What I did on my summer vacation, in 100 words or less:
Learned how to paddle-board, commandeered an emergency boat ambulance, raced two stubborn men to ERs in states three thousand miles apart, held an estate sale, sold a house, sold a car, moved my father from his island cottage to a senior living facility, honed my physical therapy, occupational therapy and nursing skills, fixed a sprinkler system, published an essay, approved my mother’s memory care plan, ran 50 miles in the Grand Canyon, wired an entertainment system.
And killed a bird.
Killing the bird is symbolic of every challenge my husband and I’ve met together over the past year, from the unexpected death of his daughter to this endless summer of syringes and blood draws from a hip infection so serious, it required surgery and an eight-day hospital stay.
He’s been mostly housebound for the past month, imprisoned by both house and head. His mind is as active as the legs that took him through seventeen marathons, eight triathlons and innumerable spin classes he’s taught for the past two decades, but neither sitting still nor sharing his feelings comes naturally. He’s not one for psychotherapy, as old-school as they come. Relying on another for much of his daily needs is nearly unfathomable.
And last week, when our dogs had half killed a bird in the backyard and weren’t up to finishing the task, I killed the bird because my husband could not.
It had happened once before, this epic fail of our bird dogs, and then, he quietly put the bird out of its misery. Now, like the numerous household chores he handled and I took for granted over the years, the bird was my responsibility.
My tears went beyond the loss of a bird’s life; I mourned the loss of our normal routine.
I mourned my husband’s anger. I mourned his apathy. I mourned his daughter, who never saw her fiftieth birthday. I mourned his Mini convertible, garaged for weeks, silently awaiting its twice-a-day gym run. I mourned his running shoes—all 16 pairs—that haven’t budged from the closet floor in a month, remaining out of reach by even the grabber, a device that assists him in dressing.

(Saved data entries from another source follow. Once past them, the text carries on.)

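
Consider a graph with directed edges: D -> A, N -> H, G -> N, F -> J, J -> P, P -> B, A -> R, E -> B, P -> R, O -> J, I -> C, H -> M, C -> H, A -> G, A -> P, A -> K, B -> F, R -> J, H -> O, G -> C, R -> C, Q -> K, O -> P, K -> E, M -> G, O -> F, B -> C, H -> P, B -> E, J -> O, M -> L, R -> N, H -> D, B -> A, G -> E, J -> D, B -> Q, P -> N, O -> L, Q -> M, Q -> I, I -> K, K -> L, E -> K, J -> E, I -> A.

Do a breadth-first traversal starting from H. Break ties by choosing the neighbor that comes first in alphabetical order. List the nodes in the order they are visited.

H -> D -> M -> O -> P -> A -> G -> L -> F -> J -> B -> N -> R -> K -> C -> E -> Q -> I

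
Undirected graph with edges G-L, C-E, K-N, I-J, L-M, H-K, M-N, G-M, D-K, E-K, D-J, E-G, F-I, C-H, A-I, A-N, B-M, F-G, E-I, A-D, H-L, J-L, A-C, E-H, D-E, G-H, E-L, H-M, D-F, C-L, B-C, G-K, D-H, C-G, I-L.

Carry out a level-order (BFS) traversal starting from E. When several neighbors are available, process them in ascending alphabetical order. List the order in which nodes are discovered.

Visit E; enqueue C, D, G, H, I, K, L → queue [C, D, G, H, I, K, L]
Visit C; enqueue A, B → queue [D, G, H, I, K, L, A, B]
Visit D; enqueue F, J → queue [G, H, I, K, L, A, B, F, J]
Visit G; enqueue M → queue [H, I, K, L, A, B, F, J, M]
Visit H → queue [I, K, L, A, B, F, J, M]
Visit I → queue [K, L, A, B, F, J, M]
Visit K; enqueue N → queue [L, A, B, F, J, M, N]
Visit L → queue [A, B, F, J, M, N]
Visit A → queue [B, F, J, M, N]
Visit B → queue [F, J, M, N]
Visit F → queue [J, M, N]
Visit J → queue [M, N]
Visit M → queue [N]
Visit N → queue []

E C D G H I K L A B F J M N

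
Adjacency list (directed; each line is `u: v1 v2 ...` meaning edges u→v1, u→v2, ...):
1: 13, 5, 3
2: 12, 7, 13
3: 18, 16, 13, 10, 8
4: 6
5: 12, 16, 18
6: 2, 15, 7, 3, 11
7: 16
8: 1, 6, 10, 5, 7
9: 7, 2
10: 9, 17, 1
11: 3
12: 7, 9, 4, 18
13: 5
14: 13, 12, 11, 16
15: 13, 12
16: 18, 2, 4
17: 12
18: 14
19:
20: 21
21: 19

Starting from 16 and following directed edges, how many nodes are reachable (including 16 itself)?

BFS from 16 visits: 16, 18, 2, 4, 14, 12, 7, 13, 6, 11, 9, 5, 15, 3, 10, 8, 17, 1
Reachable nodes: 18 of 21 total.

18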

But this tool, and the walker and shower chair, are not who my husband is.
He is an athlete, coach and motivator. He is as tough as he is strong. I hear his voice in every race I run, every weight I lift, every tear I shed: Pain is temporary. Quitting is forever. Suck it up, buttercup.
Gradually, he lets me in and together we peel away the layers.
We speak of living life on life’s terms, of new careers; of addiction and mental illness, of grief, of childhood; of Hawaiian vacations, of future workouts. We’re in this together, I remind him, something he once told me during a health scare I’d had years ago.
And, as it has with the loss of his daughter, our relationship grows deeper and the bond of our marriage stronger than either of us could ever imagine.
Boston Strong, he reminds me, we’re a team. And just as sports will always be a major player in our lives, so will our spiritual fitness.